Similarly, it is possible to use any of the geometries more than once
per plot:
ggplot(n, aes(x = x, y = y, xend = xend, yend = yend)) +
  geom_edges(color = "grey50", alpha = 0.5) +
  geom_nodes(aes(x, y, color = family, size = 5.5 * importance), alpha = 0.5) +
  geom_nodes(aes(x, y, color = family, size = 1.5 * importance)) +
  scale_color_brewer(palette = "Set1") +
  guides(size = FALSE) +
  theme_blank()
## Warning: The `<scale>` argument of `guides()` cannot be `FALSE`. Use "none" instead as
## of ggplot2 3.3.4.
## This warning is displayed once every 8 hours.
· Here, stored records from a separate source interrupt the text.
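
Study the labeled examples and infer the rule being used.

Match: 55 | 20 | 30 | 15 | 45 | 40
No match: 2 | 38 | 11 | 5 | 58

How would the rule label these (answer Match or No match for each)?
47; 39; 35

No match, No match, Match

The rule appears to be: multiple of 5 AND at least 11.
47: 47 = 5·9 + 2, 47 ≥ 11 — fails this test, so No match. 39: 39 = 5·7 + 4, 39 ≥ 11 — fails this test, so No match. 35: 35 = 5·7, 35 ≥ 11 — satisfies this, so Match.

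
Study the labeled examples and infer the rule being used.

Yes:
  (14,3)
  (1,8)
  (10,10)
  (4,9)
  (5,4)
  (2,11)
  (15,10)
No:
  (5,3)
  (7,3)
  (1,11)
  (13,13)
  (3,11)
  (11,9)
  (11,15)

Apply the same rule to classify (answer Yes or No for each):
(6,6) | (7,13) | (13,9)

Yes, No, No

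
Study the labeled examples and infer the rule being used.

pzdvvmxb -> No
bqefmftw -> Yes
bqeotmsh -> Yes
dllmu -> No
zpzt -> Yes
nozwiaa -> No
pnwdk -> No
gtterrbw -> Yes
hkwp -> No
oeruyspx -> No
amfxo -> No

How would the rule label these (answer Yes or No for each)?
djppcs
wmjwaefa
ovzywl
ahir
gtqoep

No, No, No, No, Yes

Looking at the examples, the only property every 'Yes' case has and every 'No' case lacks is: contains 't'.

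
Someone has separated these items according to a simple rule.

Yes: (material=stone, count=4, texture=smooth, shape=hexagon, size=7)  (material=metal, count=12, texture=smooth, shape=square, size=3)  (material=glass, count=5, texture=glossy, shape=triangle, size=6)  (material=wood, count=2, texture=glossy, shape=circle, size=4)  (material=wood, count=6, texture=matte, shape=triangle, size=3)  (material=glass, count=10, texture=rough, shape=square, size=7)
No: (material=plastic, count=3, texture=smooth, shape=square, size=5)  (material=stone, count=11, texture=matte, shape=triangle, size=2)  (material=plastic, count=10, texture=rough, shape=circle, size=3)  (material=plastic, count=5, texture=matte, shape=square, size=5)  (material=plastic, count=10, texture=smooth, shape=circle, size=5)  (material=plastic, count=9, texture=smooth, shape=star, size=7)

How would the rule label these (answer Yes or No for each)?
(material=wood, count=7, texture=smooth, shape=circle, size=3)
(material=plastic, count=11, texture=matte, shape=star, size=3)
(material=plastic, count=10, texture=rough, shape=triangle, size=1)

The distinguishing property — material is not plastic AND size ≥ 3 — holds for all the 'Yes' cases and none of the 'No' cases.
(material=wood, count=7, texture=smooth, shape=circle, size=3): material is wood, size = 3 — satisfies this, so Yes.
(material=plastic, count=11, texture=matte, shape=star, size=3): material is plastic, size = 3 — fails the rule, so No.
(material=plastic, count=10, texture=rough, shape=triangle, size=1): material is plastic, size = 1 — fails the rule, so No.

Yes, No, No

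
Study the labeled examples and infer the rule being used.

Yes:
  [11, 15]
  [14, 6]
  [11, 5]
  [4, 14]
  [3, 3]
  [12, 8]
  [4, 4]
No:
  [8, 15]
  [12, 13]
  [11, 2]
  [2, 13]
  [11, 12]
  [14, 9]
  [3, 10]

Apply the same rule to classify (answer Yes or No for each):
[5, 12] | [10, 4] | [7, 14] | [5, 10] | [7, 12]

No, Yes, No, No, No

All 'Yes' examples share one property — sum is even — and every 'No' example lacks it.
[5, 12] → 5+12 = 17 → No. [10, 4] → 10+4 = 14 → Yes. [7, 14] → 7+14 = 21 → No. [5, 10] → 5+10 = 15 → No. [7, 12] → 7+12 = 19 → No.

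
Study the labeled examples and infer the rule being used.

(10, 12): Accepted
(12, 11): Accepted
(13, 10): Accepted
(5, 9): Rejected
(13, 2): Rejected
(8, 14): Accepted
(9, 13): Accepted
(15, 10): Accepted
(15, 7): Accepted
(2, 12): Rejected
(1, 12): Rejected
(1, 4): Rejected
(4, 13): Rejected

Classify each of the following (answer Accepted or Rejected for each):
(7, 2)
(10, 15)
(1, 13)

Rejected, Accepted, Rejected

All 'Accepted' examples share one property — sum ≥ 22 — and every 'Rejected' example lacks it.
Rejected: (7, 2), since 7+2 = 9.
Accepted: (10, 15), since 10+15 = 25.
Rejected: (1, 13), since 1+13 = 14.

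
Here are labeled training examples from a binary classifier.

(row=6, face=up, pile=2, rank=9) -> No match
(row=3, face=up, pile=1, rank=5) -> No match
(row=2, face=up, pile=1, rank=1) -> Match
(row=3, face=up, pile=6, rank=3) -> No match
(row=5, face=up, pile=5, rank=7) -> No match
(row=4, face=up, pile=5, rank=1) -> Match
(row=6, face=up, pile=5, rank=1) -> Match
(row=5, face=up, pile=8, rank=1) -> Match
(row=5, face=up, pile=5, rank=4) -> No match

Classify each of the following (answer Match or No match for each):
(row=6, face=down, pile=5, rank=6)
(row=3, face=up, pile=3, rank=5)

The pattern is that an item is 'Match' exactly when: rank = 1.
(row=6, face=down, pile=5, rank=6): No match (rank = 6).
(row=3, face=up, pile=3, rank=5): No match (rank = 5).

No match, No match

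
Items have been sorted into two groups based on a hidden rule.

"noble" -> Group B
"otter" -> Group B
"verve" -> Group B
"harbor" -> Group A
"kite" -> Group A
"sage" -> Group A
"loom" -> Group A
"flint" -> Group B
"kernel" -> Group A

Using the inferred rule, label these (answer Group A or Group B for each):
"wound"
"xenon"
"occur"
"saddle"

Group B, Group B, Group B, Group A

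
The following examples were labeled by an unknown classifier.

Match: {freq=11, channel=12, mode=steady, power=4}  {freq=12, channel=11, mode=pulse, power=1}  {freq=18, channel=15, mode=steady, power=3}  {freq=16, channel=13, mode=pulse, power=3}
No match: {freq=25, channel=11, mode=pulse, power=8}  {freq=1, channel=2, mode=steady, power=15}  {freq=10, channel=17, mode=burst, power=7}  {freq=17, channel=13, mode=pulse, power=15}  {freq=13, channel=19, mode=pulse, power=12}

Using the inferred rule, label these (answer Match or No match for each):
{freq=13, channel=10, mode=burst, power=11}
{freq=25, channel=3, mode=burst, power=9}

All 'Match' examples share one property — power ≤ 4 — and every 'No match' example lacks it.

No match, No match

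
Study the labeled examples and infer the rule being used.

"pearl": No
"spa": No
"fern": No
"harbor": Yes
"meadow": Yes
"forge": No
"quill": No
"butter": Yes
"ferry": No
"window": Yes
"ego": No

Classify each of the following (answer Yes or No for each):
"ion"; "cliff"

One predicate separates the groups cleanly: length 6.
No: "ion", since length 3. No: "cliff", since length 5.

No, No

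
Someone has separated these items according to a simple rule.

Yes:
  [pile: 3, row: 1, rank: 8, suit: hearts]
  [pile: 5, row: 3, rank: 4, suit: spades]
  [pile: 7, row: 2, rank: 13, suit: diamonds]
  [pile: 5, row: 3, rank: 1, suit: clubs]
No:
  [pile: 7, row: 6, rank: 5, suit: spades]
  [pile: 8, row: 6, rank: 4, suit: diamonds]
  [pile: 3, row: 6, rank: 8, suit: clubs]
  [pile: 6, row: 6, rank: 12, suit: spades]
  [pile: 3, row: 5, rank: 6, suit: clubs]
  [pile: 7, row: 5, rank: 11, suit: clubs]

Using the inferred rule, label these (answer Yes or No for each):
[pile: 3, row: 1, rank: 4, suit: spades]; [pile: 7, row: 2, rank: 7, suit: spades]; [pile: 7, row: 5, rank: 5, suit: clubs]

Yes, Yes, No

The classifier is using: row ≤ 3.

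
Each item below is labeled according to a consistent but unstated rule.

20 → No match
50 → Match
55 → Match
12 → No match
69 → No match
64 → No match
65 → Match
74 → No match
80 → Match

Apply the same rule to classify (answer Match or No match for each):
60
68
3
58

Rule: multiple of 5 AND at least 50. This holds for each 'Match' example and fails for each 'No match' one.
60 → 60 = 5·12, 60 ≥ 50 → Match. 68 → 68 = 5·13 + 3, 68 ≥ 50 → No match. 3 → 3 = 5·0 + 3, 3 < 50 → No match. 58 → 58 = 5·11 + 3, 58 ≥ 50 → No match.

Match, No match, No match, No match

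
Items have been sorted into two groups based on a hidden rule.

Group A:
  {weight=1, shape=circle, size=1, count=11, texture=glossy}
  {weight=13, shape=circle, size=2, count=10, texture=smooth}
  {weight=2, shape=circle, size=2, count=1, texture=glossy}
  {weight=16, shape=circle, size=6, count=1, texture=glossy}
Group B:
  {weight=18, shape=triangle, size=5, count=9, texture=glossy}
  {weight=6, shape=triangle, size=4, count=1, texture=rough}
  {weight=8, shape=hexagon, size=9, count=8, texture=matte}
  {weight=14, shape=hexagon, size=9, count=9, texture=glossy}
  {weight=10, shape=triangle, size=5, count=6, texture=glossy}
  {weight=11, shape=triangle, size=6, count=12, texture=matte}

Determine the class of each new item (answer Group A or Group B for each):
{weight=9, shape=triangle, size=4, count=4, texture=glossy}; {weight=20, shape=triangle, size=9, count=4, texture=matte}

Checking candidate rules against both groups, what survives is: shape is circle.
{weight=9, shape=triangle, size=4, count=4, texture=glossy} — shape is triangle, hence Group B.
{weight=20, shape=triangle, size=9, count=4, texture=matte} — shape is triangle, hence Group B.

Group B, Group B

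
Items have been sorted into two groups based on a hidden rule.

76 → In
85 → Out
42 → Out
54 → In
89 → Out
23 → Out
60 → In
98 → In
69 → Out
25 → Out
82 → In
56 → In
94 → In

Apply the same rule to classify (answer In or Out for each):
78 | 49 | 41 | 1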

## Call `lifecycle::last_lifecycle_warnings()` to see where this warning was
## generated.

Last, all geoms provided by ggnetwork can be subsetted
through the data argument, just as any ggplot2
geom, and as in the example below, which draws only a subset of all node
labels:
ggplot(n, aes(x = x, y = y, xend = xend, yend = yend)) +
  geom_edges(color = "grey50", alpha = 0.5) +
  geom_nodes(aes(x, y, color = family), size = 3) +
  geom_nodelabel_repel(aes(label = vertex.names),
                       box.padding = unit(1, "lines"),
                       data = function(x) { x[ x$family == "a", ]}) +
  scale_color_brewer(palette = "Set1") +
  theme_blank()

Last printed on Feb 14, 2024, using ggnetwork version 0.5.13.